Days before the nationwide COVID-19 lockdown was announced, I was sitting in the living room of a young businessman in Assam’s Dibrugarh district. He and his friend, both in their twenties, had just been released from the central jail, having spent more than two months in jail for participating in the mass agitation in Assam’s Brahmaputra valley against the contentious Citizenship Amendment Act (CAA).
The new law is seen as a massive betrayal by the natives of Assam. More so given the fact that they had enthusiastically voted the BJP to power in the state for the first time, on the premise that the party will finally resolve the issue of illegal migration that has been festering for decades.
Though the mass protests appeared to unite all those opposed to CAA, the cracks were visible. While still opposed to the infiltration of ‘illegal’ immigrants to their land, time in detention had broken the spirits of the two men. “We’re not a part of the Krishak Mukti Sangram Samiti (the organisation that led the protests in upper Assam) but since the police detained us, they should have bailed us out, too. Instead they were only helping to release their members,” one of them said.
The two were among the thousand-odd protestors who were detained in December 2019 by police. With the time spent away from family and their names on police record, the two no longer hold any faith in the mass movement in Assam. More than 400 kilometers away in Guwahati Central jail, KMSS leader Akhil Gogoi—often accused by the authorities of pursuing a Maoist agenda—and three of his associates were locked away under the Unlawful Activities Prevention Act, charged with sedition and other penal acts. A repressive law that allows detention up to six months without a trial or charges being framed, the UAPA has become the tool of choice among the national security laws to curb dissent. Gogoi continues to be in jail.

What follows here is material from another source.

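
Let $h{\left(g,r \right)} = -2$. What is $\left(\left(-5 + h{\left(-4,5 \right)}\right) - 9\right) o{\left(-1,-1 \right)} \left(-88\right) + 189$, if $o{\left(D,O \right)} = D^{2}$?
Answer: $1597$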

By April, we were caught in the midst of the lockdown and life came to a halt in the otherwise bustling city of Guwahati. The virus took over our lives and the minute updates of a rapidly developing situation kept us hooked to our smartphones. While I took to Netflix and Audible to escape the dystopia around us, many in my home state of Manipur were struggling to receive the rations they were promised.
Naturally, they took their angst out on social media— most of them were just pure concerns and curious questions—leading to their arrest or being booked under the National Disaster Management Act, 2005. At least 13 cases of detention, arrests and FIRs were recorded in the month of April, alone. In all likelihood, I, too, would have been booked for reporting this story had I been with my parents in Churachandpur district.
At a time when the state most needed a stable government, ministers were playing turncoats and switching parties in the middle of a pandemic. Manipur’s civil society, which had long been at the forefront of the civil liberties movement in the valley, found itself to be mostly mum on the slew of arrests trampling free speech. Journalist Kishorchandra Wangkhem, who had already spent a year in detention under the NSA after charges of sedition filed against him failed, was once again booked under sedition. He was, however, freed recently.
This time, too, it was over a post on Facebook, where he cheekily took a dig at a local minister’s second wife that landed him in jail in October. He was also booked under the SC/ST Act since the first wife belongs to the Maram tribe. Wangkhem’s wife Ranjita said that her husband’s post was to “admonish the non-tribal woman for airing a derogatory comment about a tribal woman and causing communal disharmony”. The second wife, who had originally posted the alleged comment about the minister’s tribal wife, however, did not face any police action.